自古以來新媳婦最怕的就是婆媳關係難處,她難道也逃不過這個考驗麽?

“都是一家人,說什麽打擾不打擾,這不僅是我的意思,也是你爸的意思,就這麽定了,我和小媛在門口等你,你快點。”沈母皮笑肉不笑的催促。

沈母提著成熟款鱷魚皮包像是一尊神一樣立在門口,沈媛媛端著冰淇淋看好戲似的朝秦牧歌投來挑釁的目光。

秦牧歌被人盯得頭皮發麻,隻能歎氣應聲:“我這就收拾。”

不知道沈雲懿什麽時候能回來解救自己,如果長期去沈家住,她會崩潰的吧!

秦牧歌拖著箱子下樓,委婉表示自己有車不用和沈母和沈媛媛同擠一輛車,得到沈母冷哼一聲的回應後,更加無奈了。
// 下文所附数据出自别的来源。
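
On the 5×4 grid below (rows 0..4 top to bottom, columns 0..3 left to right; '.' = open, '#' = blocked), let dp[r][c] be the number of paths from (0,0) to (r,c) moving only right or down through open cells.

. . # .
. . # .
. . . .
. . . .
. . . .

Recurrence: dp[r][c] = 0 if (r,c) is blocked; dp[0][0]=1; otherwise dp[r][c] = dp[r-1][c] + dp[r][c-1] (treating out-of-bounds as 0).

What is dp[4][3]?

22

r\c   0   1   2   3
  0   1   1   0   0
  1   1   2   0   0
  2   1   3   3   3
  3   1   4   7  10
  4   1   5  12  22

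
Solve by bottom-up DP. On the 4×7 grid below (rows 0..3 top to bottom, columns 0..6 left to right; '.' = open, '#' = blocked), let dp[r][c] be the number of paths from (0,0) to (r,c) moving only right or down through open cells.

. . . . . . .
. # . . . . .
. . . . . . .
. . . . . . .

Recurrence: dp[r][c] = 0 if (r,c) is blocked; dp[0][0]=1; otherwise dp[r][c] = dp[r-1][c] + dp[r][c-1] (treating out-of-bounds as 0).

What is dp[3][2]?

r\c   0   1   2   3   4   5   6
  0   1   1   1   1   1   1   1
  1   1   0   1   2   3   4   5
  2   1   1   2   4   7  11  16
  3   1   2   4   8  15  26  42

4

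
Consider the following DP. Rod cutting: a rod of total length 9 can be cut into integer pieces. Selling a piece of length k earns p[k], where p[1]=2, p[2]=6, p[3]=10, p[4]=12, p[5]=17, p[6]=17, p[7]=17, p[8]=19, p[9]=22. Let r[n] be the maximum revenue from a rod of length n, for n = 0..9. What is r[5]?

   n    0    1    2    3    4    5    6    7    8    9
r[n]    0    2    6   10   12   17   20   23   27   30

17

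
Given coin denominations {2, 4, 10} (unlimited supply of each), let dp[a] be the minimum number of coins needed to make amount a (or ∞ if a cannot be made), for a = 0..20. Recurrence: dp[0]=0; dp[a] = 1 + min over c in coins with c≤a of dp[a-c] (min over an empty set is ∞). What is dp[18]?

 a  0  1  2  3  4  5  6  7  8  9 10 11 12 13 14 15 16 17 18 19 20
dp  0  -  1  -  1  -  2  -  2  -  1  -  2  -  2  -  3  -  3  -  2
(- denotes ∞ / unreachable)

3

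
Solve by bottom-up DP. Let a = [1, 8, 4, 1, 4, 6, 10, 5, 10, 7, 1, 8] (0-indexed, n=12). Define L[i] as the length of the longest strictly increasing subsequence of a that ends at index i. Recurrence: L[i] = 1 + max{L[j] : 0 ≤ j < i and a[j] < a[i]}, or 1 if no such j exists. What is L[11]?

5

   i    0    1    2    3    4    5    6    7    8    9   10   11
a[i]    1    8    4    1    4    6   10    5   10    7    1    8
L[i]    1    2    2    1    2    3    4    3    4    4    1    5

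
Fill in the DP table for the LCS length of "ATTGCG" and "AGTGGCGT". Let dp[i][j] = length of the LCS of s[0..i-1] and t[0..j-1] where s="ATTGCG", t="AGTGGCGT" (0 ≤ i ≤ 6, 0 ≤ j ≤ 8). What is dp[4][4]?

   ''  A  G  T  G  G  C  G  T
''  0  0  0  0  0  0  0  0  0
 A  0  1  1  1  1  1  1  1  1
 T  0  1  1  2  2  2  2  2  2
 T  0  1  1  2  2  2  2  2  3
 G  0  1  2  2  3  3  3  3  3
 C  0  1  2  2  3  3  4  4  4
 G  0  1  2  2  3  4  4  5  5

3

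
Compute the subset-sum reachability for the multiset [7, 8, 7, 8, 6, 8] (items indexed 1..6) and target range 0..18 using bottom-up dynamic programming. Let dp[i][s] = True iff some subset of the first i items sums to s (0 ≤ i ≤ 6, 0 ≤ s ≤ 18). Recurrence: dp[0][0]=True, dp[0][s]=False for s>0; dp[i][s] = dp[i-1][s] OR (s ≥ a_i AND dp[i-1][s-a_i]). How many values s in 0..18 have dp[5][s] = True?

i\s   0   1   2   3   4   5   6   7   8   9  10  11  12  13  14  15  16  17  18
  0   T   F   F   F   F   F   F   F   F   F   F   F   F   F   F   F   F   F   F
  1   T   F   F   F   F   F   F   T   F   F   F   F   F   F   F   F   F   F   F
  2   T   F   F   F   F   F   F   T   T   F   F   F   F   F   F   T   F   F   F
  3   T   F   F   F   F   F   F   T   T   F   F   F   F   F   T   T   F   F   F
  4   T   F   F   F   F   F   F   T   T   F   F   F   F   F   T   T   T   F   F
  5   T   F   F   F   F   F   T   T   T   F   F   F   F   T   T   T   T   F   F
  6   T   F   F   F   F   F   T   T   T   F   F   F   F   T   T   T   T   F   F

8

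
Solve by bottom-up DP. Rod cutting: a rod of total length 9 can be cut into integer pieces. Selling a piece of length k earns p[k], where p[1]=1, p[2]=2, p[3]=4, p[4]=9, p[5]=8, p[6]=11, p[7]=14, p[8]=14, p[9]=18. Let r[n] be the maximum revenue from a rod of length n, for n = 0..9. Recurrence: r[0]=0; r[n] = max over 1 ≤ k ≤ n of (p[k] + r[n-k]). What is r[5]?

10

   n    0    1    2    3    4    5    6    7    8    9
r[n]    0    1    2    4    9   10   11   14   18   19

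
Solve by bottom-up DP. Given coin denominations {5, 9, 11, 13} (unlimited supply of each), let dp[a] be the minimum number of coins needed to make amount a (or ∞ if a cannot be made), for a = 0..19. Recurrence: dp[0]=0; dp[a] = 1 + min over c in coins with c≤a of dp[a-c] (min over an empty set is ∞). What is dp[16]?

 a  0  1  2  3  4  5  6  7  8  9 10 11 12 13 14 15 16 17 18 19
dp  0  -  -  -  -  1  -  -  -  1  2  1  -  1  2  3  2  -  2  3
(- denotes ∞ / unreachable)

2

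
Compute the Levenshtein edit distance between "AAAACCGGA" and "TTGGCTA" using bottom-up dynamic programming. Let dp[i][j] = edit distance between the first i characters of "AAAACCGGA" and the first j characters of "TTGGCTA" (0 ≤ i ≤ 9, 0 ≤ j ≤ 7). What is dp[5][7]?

   ''  T  T  G  G  C  T  A
''  0  1  2  3  4  5  6  7
 A  1  1  2  3  4  5  6  6
 A  2  2  2  3  4  5  6  6
 A  3  3  3  3  4  5  6  6
 A  4  4  4  4  4  5  6  6
 C  5  5  5  5  5  4  5  6
 C  6  6  6  6  6  5  5  6
 G  7  7  7  6  6  6  6  6
 G  8  8  8  7  6  7  7  7
 A  9  9  9  8  7  7  8  7

6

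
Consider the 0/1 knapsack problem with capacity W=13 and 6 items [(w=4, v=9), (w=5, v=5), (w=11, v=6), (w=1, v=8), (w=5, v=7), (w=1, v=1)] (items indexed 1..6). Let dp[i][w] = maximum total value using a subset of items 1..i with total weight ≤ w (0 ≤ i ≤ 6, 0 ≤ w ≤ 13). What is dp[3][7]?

i\w   0   1   2   3   4   5   6   7   8   9  10  11  12  13
  0   0   0   0   0   0   0   0   0   0   0   0   0   0   0
  1   0   0   0   0   9   9   9   9   9   9   9   9   9   9
  2   0   0   0   0   9   9   9   9   9  14  14  14  14  14
  3   0   0   0   0   9   9   9   9   9  14  14  14  14  14
  4   0   8   8   8   9  17  17  17  17  17  22  22  22  22
  5   0   8   8   8   9  17  17  17  17  17  24  24  24  24
  6   0   8   9   9   9  17  18  18  18  18  24  25  25  25

9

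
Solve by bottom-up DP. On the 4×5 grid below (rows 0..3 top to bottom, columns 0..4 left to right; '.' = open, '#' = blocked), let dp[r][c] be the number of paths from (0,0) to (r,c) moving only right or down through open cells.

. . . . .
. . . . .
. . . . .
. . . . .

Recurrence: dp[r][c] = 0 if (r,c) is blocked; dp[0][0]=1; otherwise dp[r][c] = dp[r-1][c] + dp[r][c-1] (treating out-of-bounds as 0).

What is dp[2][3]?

r\c   0   1   2   3   4
  0   1   1   1   1   1
  1   1   2   3   4   5
  2   1   3   6  10  15
  3   1   4  10  20  35

10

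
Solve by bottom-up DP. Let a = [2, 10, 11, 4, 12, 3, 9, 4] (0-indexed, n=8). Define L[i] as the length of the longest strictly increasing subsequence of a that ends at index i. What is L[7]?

   i    0    1    2    3    4    5    6    7
a[i]    2   10   11    4   12    3    9    4
L[i]    1    2    3    2    4    2    3    3

3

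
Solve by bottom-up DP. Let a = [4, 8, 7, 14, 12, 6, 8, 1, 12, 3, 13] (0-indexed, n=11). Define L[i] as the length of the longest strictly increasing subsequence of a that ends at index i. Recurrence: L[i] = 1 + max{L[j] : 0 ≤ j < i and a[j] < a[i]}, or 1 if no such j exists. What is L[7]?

1

   i    0    1    2    3    4    5    6    7    8    9   10
a[i]    4    8    7   14   12    6    8    1   12    3   13
L[i]    1    2    2    3    3    2    3    1    4    2    5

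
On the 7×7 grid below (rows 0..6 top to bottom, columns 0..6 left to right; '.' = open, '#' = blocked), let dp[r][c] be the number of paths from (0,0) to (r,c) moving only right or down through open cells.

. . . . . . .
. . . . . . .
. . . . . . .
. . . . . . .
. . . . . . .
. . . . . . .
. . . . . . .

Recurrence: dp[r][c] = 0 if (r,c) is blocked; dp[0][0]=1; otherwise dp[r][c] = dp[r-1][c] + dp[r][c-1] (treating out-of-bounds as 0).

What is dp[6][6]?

r\c   0   1   2   3   4   5   6
  0   1   1   1   1   1   1   1
  1   1   2   3   4   5   6   7
  2   1   3   6  10  15  21  28
  3   1   4  10  20  35  56  84
  4   1   5  15  35  70 126 210
  5   1   6  21  56 126 252 462
  6   1   7  28  84 210 462 924

924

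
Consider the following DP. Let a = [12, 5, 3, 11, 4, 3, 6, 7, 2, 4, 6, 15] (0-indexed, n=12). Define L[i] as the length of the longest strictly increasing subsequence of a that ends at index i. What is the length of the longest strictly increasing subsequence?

   i    0    1    2    3    4    5    6    7    8    9   10   11
a[i]   12    5    3   11    4    3    6    7    2    4    6   15
L[i]    1    1    1    2    2    1    3    4    1    2    3    5

5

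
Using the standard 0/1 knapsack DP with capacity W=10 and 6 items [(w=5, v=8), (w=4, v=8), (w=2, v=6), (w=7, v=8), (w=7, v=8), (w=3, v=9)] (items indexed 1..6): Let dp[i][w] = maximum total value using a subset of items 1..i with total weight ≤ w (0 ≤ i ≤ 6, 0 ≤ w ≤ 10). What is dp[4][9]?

16

i\w   0   1   2   3   4   5   6   7   8   9  10
  0   0   0   0   0   0   0   0   0   0   0   0
  1   0   0   0   0   0   8   8   8   8   8   8
  2   0   0   0   0   8   8   8   8   8  16  16
  3   0   0   6   6   8   8  14  14  14  16  16
  4   0   0   6   6   8   8  14  14  14  16  16
  5   0   0   6   6   8   8  14  14  14  16  16
  6   0   0   6   9   9  15  15  17  17  23  23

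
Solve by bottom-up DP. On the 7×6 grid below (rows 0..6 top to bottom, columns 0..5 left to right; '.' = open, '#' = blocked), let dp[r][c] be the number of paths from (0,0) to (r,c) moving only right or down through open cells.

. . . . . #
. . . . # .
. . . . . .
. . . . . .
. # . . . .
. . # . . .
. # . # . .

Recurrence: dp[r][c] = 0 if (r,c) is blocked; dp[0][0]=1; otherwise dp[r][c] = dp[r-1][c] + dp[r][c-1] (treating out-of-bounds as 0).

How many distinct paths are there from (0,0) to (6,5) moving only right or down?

280

r\c   0   1   2   3   4   5
  0   1   1   1   1   1   0
  1   1   2   3   4   0   0
  2   1   3   6  10  10  10
  3   1   4  10  20  30  40
  4   1   0  10  30  60 100
  5   1   1   0  30  90 190
  6   1   0   0   0  90 280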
她驅車跟著沈家司機一路回到沈家別墅,硬著頭皮將行李提了出來。

沈母招手跟保姆說了兩句話,立即就安排了兩個人來給她提行李收拾客房。

“牧歌來了?”客廳裏正坐在沙發上看報紙的沈父見秦牧歌有些拘謹的站在門口,忙笑著打招呼,朝她招手示意。

感覺到沈父的溫和態度,秦牧歌才稍稍放鬆了表情迎上去,甜甜的喚了一聲:“爸。”

“坐下說話。”沈父溫和的看著她:“怎麽想起過來了?”

保姆立即上前為秦牧歌奉上一杯熱茶,隨即默默退了下去。

“媽讓我過來住幾天,正好不忙。”秦牧歌沒有直說沈母是要準備**自己的,而且還對她態度不好,隻是淡淡的笑了笑。

“哦,你要是習慣的話,可以長期在家裏住下,正好你媽也想你們能陪陪她,雲翳這孩子自小獨立慣了,還未成年就搬了出去,你媽也管不住她,現在可算好了,有你在,雲翳還能多回來家裏。”沈父低聲感歎,仿佛陷入了某種回憶。

這時候沈母換了一身衣服出來,徑直坐在了沈父身邊,眼神淩厲的看著秦牧歌,開口:“你們兩個說什麽呢這麽開心?莫不是在說我的壞話!”

秦牧歌還未開口,沈父先笑了:“你啊,誰沒事兒說你壞話,你就想留兒子兒媳在家多陪陪你,我還不知道你嗎?”

“你要是真懂我,就不該讓我兒子一天到晚的在外麵不著家,讓他回來好好生活……”沈母滿是埋怨的數落:“這些年兒子身上添了多少道傷我都不知道,全都是你的錯。”

“你這人,哎,婦人之心,兒子選擇了這條路,我們做父母的有什麽理由不支持他?”沈父皺眉。